浄瑠璃寺は、四季を通じて異なる表情を見せてくれます。特に春は、文豪・堀辰雄の随筆「浄瑠璃寺の春」でも描かれた通り、非常に美しい季節として知られています。春の柔らかな光の中で見る庭園は、訪れる人々を魅了して止みません。また、季節ごとの公開行事として、正月や春秋には吉祥天女像が公開されるため、これらに合わせて訪問するのもおすすめです。

ここでは、静寂の中で仏教美術に触れる精神的な体験ができます。池のほとりで歴史を感じながら、平安時代の美意識に浸ることができます。また、山門から徒歩15分ほど下った場所にある「奥之院」への参拝や、岩面に彫られた「瑠璃不動摩崖仏」の鑑賞など、自然の中での散策も楽しめます。
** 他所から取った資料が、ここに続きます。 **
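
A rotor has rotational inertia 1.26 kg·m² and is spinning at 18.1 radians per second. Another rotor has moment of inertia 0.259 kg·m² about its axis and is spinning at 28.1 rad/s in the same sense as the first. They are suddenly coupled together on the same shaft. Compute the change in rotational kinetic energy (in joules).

The coupling torques are internal; angular momentum about the shared axis is conserved.
Taking A's sense as positive: L = (1.260)(18.1) + (0.2590)(28.1) = 30.08 kg·m²·rad/s.
Combined I = 1.260 + 0.2590 = 1.519 kg·m².
ω_f = L / I = 30.08 / 1.519 = 19.81 rad/s.
KE_i = ½ΣIω² = 308.6 J; KE_f = ½(1.519)(19.81)² = 297.9 J.

ΔKE ≈ -10.7 J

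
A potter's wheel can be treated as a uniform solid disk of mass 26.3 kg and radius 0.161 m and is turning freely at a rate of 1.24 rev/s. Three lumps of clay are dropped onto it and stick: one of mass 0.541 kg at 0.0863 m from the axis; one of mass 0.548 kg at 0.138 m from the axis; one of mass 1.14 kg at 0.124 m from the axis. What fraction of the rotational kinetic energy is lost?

fraction ≈ 0.0858

The added mass arrives with no angular momentum about the axis, and any external torque about the axis is negligible, so the system's angular momentum is conserved.
I_p = ½(26.3)(0.161)² = 0.3409 kg·m².
Added inertia Σmr² = (0.541)(0.0863)² + (0.548)(0.138)² + (1.14)(0.124)² = 0.03199 kg·m²; I_f = 0.3409 + 0.03199 = 0.3729 kg·m².
ω_f = I_p ω_i / I_f = (0.3409)(1.24) / 0.3729 = 1.134 rev/s.
KE_i = ½(0.3409)(7.791 rad/s)² = 10.35 J; KE_f = ½(0.3729)(7.123)² = 9.458 J.
Fraction lost = 0.08581.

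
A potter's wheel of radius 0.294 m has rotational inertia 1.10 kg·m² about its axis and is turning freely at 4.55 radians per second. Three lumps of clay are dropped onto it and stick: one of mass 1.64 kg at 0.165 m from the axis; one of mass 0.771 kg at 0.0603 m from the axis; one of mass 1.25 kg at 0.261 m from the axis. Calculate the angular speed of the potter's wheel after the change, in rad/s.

ω_f ≈ 4.06 rad/s

No external torque acts about the axis; L_before = L_after.
Added inertia Σmr² = (1.64)(0.165)² + (0.771)(0.0603)² + (1.25)(0.261)² = 0.1326 kg·m²; I_f = 1.100 + 0.1326 = 1.233 kg·m².
ω_f = I_p ω_i / I_f = (1.100)(4.55) / 1.233 = 4.061 rad/s.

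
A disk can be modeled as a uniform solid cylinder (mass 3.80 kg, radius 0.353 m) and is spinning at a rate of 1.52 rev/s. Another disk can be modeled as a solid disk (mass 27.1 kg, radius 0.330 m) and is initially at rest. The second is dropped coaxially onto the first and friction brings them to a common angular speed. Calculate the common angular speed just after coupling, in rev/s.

No external torque acts about the common axis, so total angular momentum is conserved.
Moments of inertia: I_A = ½(3.80)(0.353)² = 0.2368 kg·m²; I_B = ½(27.1)(0.330)² = 1.476 kg·m².
Taking A's sense as positive: L = (0.2368)(1.52) = 0.3599 kg·m²·rev/s.
Combined I = 0.2368 + 1.476 = 1.712 kg·m².
ω_f = L / I = 0.3599 / 1.712 = 0.2102 rev/s.

|ω_f| ≈ 0.210 rev/s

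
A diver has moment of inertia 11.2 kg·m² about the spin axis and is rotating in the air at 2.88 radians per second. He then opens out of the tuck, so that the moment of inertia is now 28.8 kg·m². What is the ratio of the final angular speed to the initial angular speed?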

当寺がある地域は、古くから「当尾の里」と呼ばれ、周辺には鎌倉時代に遡る「当尾石仏群」と呼ばれる石仏や石塔が点在しています。歴史的な景観を楽しみながら、周辺の散策を楽しむことができます。

お寺の境内を参拝する際は、静粛な環境を保つためのマナーを守りましょう。特定の仏像(薬師如来坐像や吉祥天女像など)は、毎月8日や特定の期間のみ公開される「秘仏」となっています。これらは常時拝観できるわけではないため、事前に公開スケジュールを確認することをお勧めします。また、建物内に入る際は、靴を脱ぐ必要がある場合がありますので、着脱しやすい靴での訪問が便利です。詳細は公式サイト等でご確認ください。